Throughout the year, the regime has also conducted 20 ballistic missile launches, including the first tests of two intercontinental ballistic missiles (ICBMs), as well as new medium- and intermediate-range ballistic missiles.
International nuclear watchdog agency the IAEA has been unable to gain access to North Korea to verify the status of its nuclear program. It uses satellite imagery to help monitor developments.
The U.N. chief called on North Korea to comply with all Security Council resolutions and to allow space for the resumption of dialogue. In a rare appearance at the council, North Korea's U.N. ambassador was present at the meeting and expected to speak after council members.

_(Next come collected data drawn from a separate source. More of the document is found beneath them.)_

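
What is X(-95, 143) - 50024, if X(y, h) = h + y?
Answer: -49976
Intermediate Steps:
X(-95, 143) - 50024 = (143 - 95) - 50024 = 48 - 50024 = -49976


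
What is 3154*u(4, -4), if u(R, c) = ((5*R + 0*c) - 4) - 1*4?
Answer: 37848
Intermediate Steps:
u(R, c) = -8 + 5*R (u(R, c) = ((5*R + 0) - 4) - 4 = (5*R - 4) - 4 = (-4 + 5*R) - 4 = -8 + 5*R)
3154*u(4, -4) = 3154*(-8 + 5*4) = 3154*(-8 + 20) = 3154*12 = 37848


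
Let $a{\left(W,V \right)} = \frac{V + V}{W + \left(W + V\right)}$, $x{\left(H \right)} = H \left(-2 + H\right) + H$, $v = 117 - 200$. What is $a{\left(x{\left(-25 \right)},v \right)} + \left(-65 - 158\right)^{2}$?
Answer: $\frac{60520027}{1217} \approx 49729.0$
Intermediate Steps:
$v = -83$ ($v = 117 - 200 = -83$)
$x{\left(H \right)} = H + H \left(-2 + H\right)$
$a{\left(W,V \right)} = \frac{2 V}{V + 2 W}$ ($a{\left(W,V \right)} = \frac{2 V}{W + \left(V + W\right)} = \frac{2 V}{V + 2 W}$)
$a{\left(x{\left(-25 \right)},v \right)} + \left(-65 - 158\right)^{2} = 2 \left(-83\right) \frac{1}{-83 + 2 \left(- 25 \left(-1 - 25\right)\right)} + \left(-65 - 158\right)^{2} = 2 \left(-83\right) \frac{1}{-83 + 2 \left(\left(-25\right) \left(-26\right)\right)} + \left(-223\right)^{2} = 2 \left(-83\right) \frac{1}{-83 + 2 \cdot 650} + 49729 = 2 \left(-83\right) \frac{1}{-83 + 1300} + 49729 = 2 \left(-83\right) \frac{1}{1217} + 49729 = - \frac{166}{1217} + 49729 = \frac{60520027}{1217}$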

"While all concerned seek to avoid an accidental escalation leading to conflict, the risk is being multiplied by misplaced overconfidence, dangerous narratives and rhetoric, and the lack of communications channels," Guterres cautioned.
Last week, his top political official, Jeffrey Feltman, traveled to Pyongyang for the first in-depth political exchange of views between U.N. and North Korean officials to take place in that country in almost eight years.
Feltman, the highest-ranking American at the U.N., told reporters earlier this week that he engaged in more than 15 hours of talks over several days with Foreign Minister Ri Yong Ho and Vice Minister for Foreign Affairs Pak Myong Guk. He did not request a meeting with Supreme Leader Kim Jong Un.
"The North Korean interlocutors agreed it was important to prevent war," Feltman said.